How an auditor verifies this control

  1. Obtain an inventory of all systems, applications, services, and infrastructure components that utilize cryptographic private keys or secrets.
  2. Identify and document all approved secrets management vaults in use (e.g., HashiCorp Vault, AWS Secrets Manager, Azure Key Vault, CyberArk).
  3. Review vault configuration settings to verify encryption at rest is enabled, access is controlled via role-based policies, and audit logging is active.
  4. Scan a representative sample of application configuration files, environment variable definitions, and containerized deployments for hardcoded private keys or secrets.
  5. Query source code repositories for historical commits containing private key patterns using secret scanning tools or manual keyword searches (e.g., 'BEGIN PRIVATE KEY', 'BEGIN RSA PRIVATE KEY').
  6. Inspect file system permissions on application servers and developer workstations for private key files stored outside the vault (e.g., ~/.ssh/, /etc/ssl/private/).
  7. Review vault access logs for the sample period to verify key retrieval events are logged with user identity, timestamp, and resource identifiers.
  8. Interview developers and operations personnel to confirm awareness of the private key storage policy and validate no shadow key storage practices exist.

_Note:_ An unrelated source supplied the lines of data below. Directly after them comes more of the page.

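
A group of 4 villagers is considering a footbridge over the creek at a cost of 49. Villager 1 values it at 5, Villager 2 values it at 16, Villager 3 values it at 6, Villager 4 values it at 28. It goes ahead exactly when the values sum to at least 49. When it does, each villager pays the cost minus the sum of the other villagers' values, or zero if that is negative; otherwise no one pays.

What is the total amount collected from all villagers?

32

Total value 55 ≥ cost 49, so it is built.
Villager 1: others sum to 50; max(0, 49 - 50) = 0.
Villager 2: others sum to 39; max(0, 49 - 39) = 10.
Villager 3: others sum to 49; max(0, 49 - 49) = 0.
Villager 4: others sum to 27; max(0, 49 - 27) = 22.
Total collected = 0 + 10 + 0 + 22 = 32.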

Evidence required Collect vault configuration exports showing encryption, access policies, and audit settings; secret scanning reports from code repositories and infrastructure-as-code; file system audit logs or screenshots demonstrating absence of unvaulted keys in application directories; vault access logs for the review period showing key retrieval activity; and policy documentation mandating vault usage for all private keys.
Pass criteria All private keys identified in the inventory are stored exclusively in approved secrets management vaults with encryption at rest enabled, role-based access controls enforced, audit logging active, and no keys found embedded in code repositories, configuration files, or unprotected file systems.